One of the best things that happened to me last year was setting up a weekly routine for writing. Everyone (i.e. my husband mostly) knows I write on Wednesday nights. Once I have really put it into the agenda and that everyone (i.e. my husband) expects me to be at my computer and not, say, watch Downton Abbey, so that he’ll have the chance to watch something he loves (and that I love less), I have little excuse not to write. So I mostly do stick to it.

The good thing is that I look forward to this session, so I often find myself making mental notes before and rarely find myself staring at a blank page. I’m not saying I’m writing great stuff every single time, but something (anything) gets done. If I don’t feel like writing that story, I write a blog post, or I journal, or I add some sentences to one of those (many) essays that are left unfinished in my drawer.

One thing I’d like to change is stop editing. Editing is time-consuming with little visible result at my stage. My problem is first quantity over quality. What’s the point of having 3 perfectly-crafted paragraphs if the story goes uncompleted?
If you have a trick about this, I’d love to hear about it.
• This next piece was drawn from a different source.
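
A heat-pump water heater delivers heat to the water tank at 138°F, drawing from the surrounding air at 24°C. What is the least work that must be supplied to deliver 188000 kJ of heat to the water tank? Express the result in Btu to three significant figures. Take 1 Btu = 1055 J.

In absolute terms T_C = 297.15 K and T_H = 332.04 K, so ΔT = 34.89 K.
The reversible limit is COP_HP = T_H/ΔT = 9.517, so W_min = Q_H/COP = Q_H·ΔT/T_H.
W_min = 188000 × 34.89/332.04 = 19750 kJ = 18720 Btu.

18700 Btu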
The less-than-great thing is that I get so excited that I don’t know how to stop. What’s the problem here? The truth: I’m not a night owl and I need my beauty sleep. I need to be out the door and fully-functioning at 7.15 a.m. the next day (not to mention clothed and washed). My brain gets so full of words and sentences during those Wednesday sessions that I can hardly stop around 10pm and more than once do I keep tossing and turning in my bed well past midnight. And nobody’s happy of this the next day, I promise you.
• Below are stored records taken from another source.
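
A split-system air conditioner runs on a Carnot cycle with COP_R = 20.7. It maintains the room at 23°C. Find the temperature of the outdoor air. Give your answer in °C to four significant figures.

37.31 °C

COP_R = T_C/(T_H − T_C) gives T_H − T_C = T_C/COP.
With T_C = 296.15 K, T_H = 296.15 × (1 + 1/20.7) = 310.46 K.
Converting, 310.46 K = 37.31°C.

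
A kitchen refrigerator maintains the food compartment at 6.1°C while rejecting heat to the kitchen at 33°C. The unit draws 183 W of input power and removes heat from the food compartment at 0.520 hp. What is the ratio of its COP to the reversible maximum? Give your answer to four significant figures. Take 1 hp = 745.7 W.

Converting, Q̇_C = 0.5200 hp = 387.8 W, so COP_actual = Q̇_C/Ẇ = 387.8/183.0 = 2.119.
In absolute terms T_C = 279.25 K and T_H = 306.15 K, so ΔT = 26.90 K.
COP_Carnot = T_C/ΔT = 279.25/26.90 = 10.38.
η_II = COP_actual/COP_Carnot = 2.119/10.38 = 0.2041.

0.2041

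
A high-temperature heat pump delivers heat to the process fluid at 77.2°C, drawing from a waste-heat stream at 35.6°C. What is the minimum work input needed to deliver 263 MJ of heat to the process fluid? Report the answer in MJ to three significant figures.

In absolute terms T_C = 308.75 K and T_H = 350.35 K, so ΔT = 41.60 K.
The reversible limit is COP_HP = T_H/ΔT = 8.422, so W_min = Q_H/COP = Q_H·ΔT/T_H.
W_min = 263.0 × 41.60/350.35 = 31.23 MJ.

31.2 MJ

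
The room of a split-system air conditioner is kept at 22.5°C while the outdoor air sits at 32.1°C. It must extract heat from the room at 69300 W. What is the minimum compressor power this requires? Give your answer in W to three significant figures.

In absolute terms T_C = 295.65 K and T_H = 305.25 K, so ΔT = 9.600 K.
COP_Carnot = T_C/ΔT = 295.65/9.600 = 30.80.
Ẇ_min = Q̇/COP_Carnot = 69300/30.80 = 2250 W.

2250 W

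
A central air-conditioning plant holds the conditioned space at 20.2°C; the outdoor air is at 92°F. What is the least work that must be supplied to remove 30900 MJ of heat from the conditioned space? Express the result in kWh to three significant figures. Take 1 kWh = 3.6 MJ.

384 kWh

In absolute terms T_C = 293.35 K and T_H = 306.48 K, so ΔT = 13.13 K.
The reversible limit is COP_R = T_C/ΔT = 22.34, so W_min = Q_C/COP = Q_C·ΔT/T_C.
W_min = 30900 × 13.13/293.35 = 1383 MJ = 384.3 kWh.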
I’m thinking of trying 2 weekly sessions, if only I can get a way to cool this mental excitement phase down, and if I can really step up my commitment (over DVDs and Internet-related time-wasters whose temptation is ever so strong). I recently read a blog post by Stephen Page and article by Caitlin O’Neil about the writer’s triangle, this “metaphorical vortex writers get pulled into while trying to balance making a living and being committed to their literary lives”. Well, my solution to this dilemma induces sleep troubles. Do you have a better suggestion?

Btw, I noticed that this is my 700th post in this blog. Even if I can’t exactly compare with veteran bloggers who write daily, it blows my mind that I could write that much and do it that long. I met lots of great people through this space and I’m just thankful.